Nel 2013 in Italia la disoccupazione giovanile è arrivata vicino al 40%. Lo rileva la Banca centrale europea nel bollettino mensile, segnalando come il nostro paese sia fra quelli con il tasso più elevato assieme a Grecia e Spagna, con disoccupazione giovanile fra il 50 e il 60%. Ma il dato è in crescita in tutta la zona euro.

Dall’inizio della crisi economica, nata nel 2008, il tasso di disoccupazione giovanile, definito come il rapporto tra il numero dei giovani disoccupati (di età compresa fra i 15 e i 24 anni) e la forza lavoro nella stessa fascia d’età, ha registrato un aumento considerevole nell’area dell’euro. Dal 15 per cento circa nel 2007 è schizzata al 24 per cento nel 2013. “Sia il livello sia l’incremento del tasso di disoccupazione – scrive la Bce – risultano molto più elevati per i giovani (fascia di età 15-24 anni) che per gli agli altri lavoratori (oltre 24 anni)”. Ma da paese a paese i dati registrano cambiamenti abissali. Austria e a Malta se la cavano meglio degli altri paesi. E addirittura nel cuore economico d’Europa, si è persino registrato un calo. Va male invece nei paesi soggetti a tensioni di mercato, tradotto: in Grecia e Spagna. Ma anche in Italia, Portogallo, Cipro e l’Irlanda, dove la disoccupazione giovanile si avvicina al 30 per cento. “Sebbene i mercati del lavoro dell’area dell’euro restino deboli, gli ultimi dati relativi sia al tasso di occupazione sia a quello di disoccupazione mostrano una certa stabilizzazione. Nondimeno, persistono nette differenze tra paesi e fasce di età”, si legge nel bollettino. In somma, la Bce registra una situazione di stallo.

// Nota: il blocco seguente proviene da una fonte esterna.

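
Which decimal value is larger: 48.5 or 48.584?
48.584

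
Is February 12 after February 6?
Yes. Day 12 comes after day 6 in February — this is a date comparison, not a decimal one (the decimal 2.12 would be smaller than 2.6).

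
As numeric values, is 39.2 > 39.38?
False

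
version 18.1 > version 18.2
False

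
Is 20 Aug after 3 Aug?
Yes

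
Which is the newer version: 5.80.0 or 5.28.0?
5.80.0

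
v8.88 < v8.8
False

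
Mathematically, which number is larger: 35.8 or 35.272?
35.8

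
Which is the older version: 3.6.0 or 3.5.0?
3.5.0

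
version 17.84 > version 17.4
True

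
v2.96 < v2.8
False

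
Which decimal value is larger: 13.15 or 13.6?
13.6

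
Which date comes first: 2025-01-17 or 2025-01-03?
2025-01-03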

Il cambio di rotta, sottolinea l’Eurotower, rimane una delle sfide più importanti per i governi europei. Perché la disoccupazione costa, sia sul piano sociale che su quello economico. Nonostante le diverse azioni intraprese a livello europeo a sostegno dell’occupazione giovanile, come le cosiddette youth guarantee schemes e youth unemployment initiatives, “è necessario che le autorità nazionali prendano misure aggiuntive, intensificando in particolare l’attuazione delle riforme strutturali”.

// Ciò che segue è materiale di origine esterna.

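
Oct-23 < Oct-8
False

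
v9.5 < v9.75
True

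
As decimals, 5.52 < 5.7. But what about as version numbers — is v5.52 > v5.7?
True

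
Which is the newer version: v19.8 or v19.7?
v19.8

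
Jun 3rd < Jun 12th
True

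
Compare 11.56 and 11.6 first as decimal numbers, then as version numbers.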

Uno sprazzo di luce emerge dal rapporto, ma è troppo fievole per alimentare entusiasmi. Viene registrata una “moderata ripresa economica della zona euro”, ma il recupero del pil sarà “lento” rileva l’organo guidato da Mario Draghi. Piccole speranze che vengono subito spazzate via da nuove paure, sempre in agguato. Perché la strada che conduce alla ripresa è continuamente minata da rischi. “La dinamica dei mercati monetari e finanziari mondiali e le connesse incertezze,  – avverte la Banca – soprattutto nei paesi emergenti, potrebbero essere in grado di influenzare negativamente le condizioni economiche”. Non solo, all’elenco vanno aggiunti una domanda interna e una crescita delle esportazioni inferiori alle attese, oltre che alla “lenta o insufficiente attuazione delle riforme strutturali nei paesi dell’area dell’euro”.

Per il 2014 un sondaggio di 53 economisti contattati dalla Bce mantiene la stima di crescita del pil dell’Eurozona all’1,0% mentre taglia quelle sull’inflazione a +1,1% (-0,4 punti). Nel bollettino mensile dell’Eurotower si sottolinea come le attese sulla disoccupazione sono state riviste in rialzo per il 2015: per l’anno in corso la stima del tasso di senza lavoro è confermata al 12,7% mentre per il prossimo anno il livello dovrebbe attestarsi all’11,7%.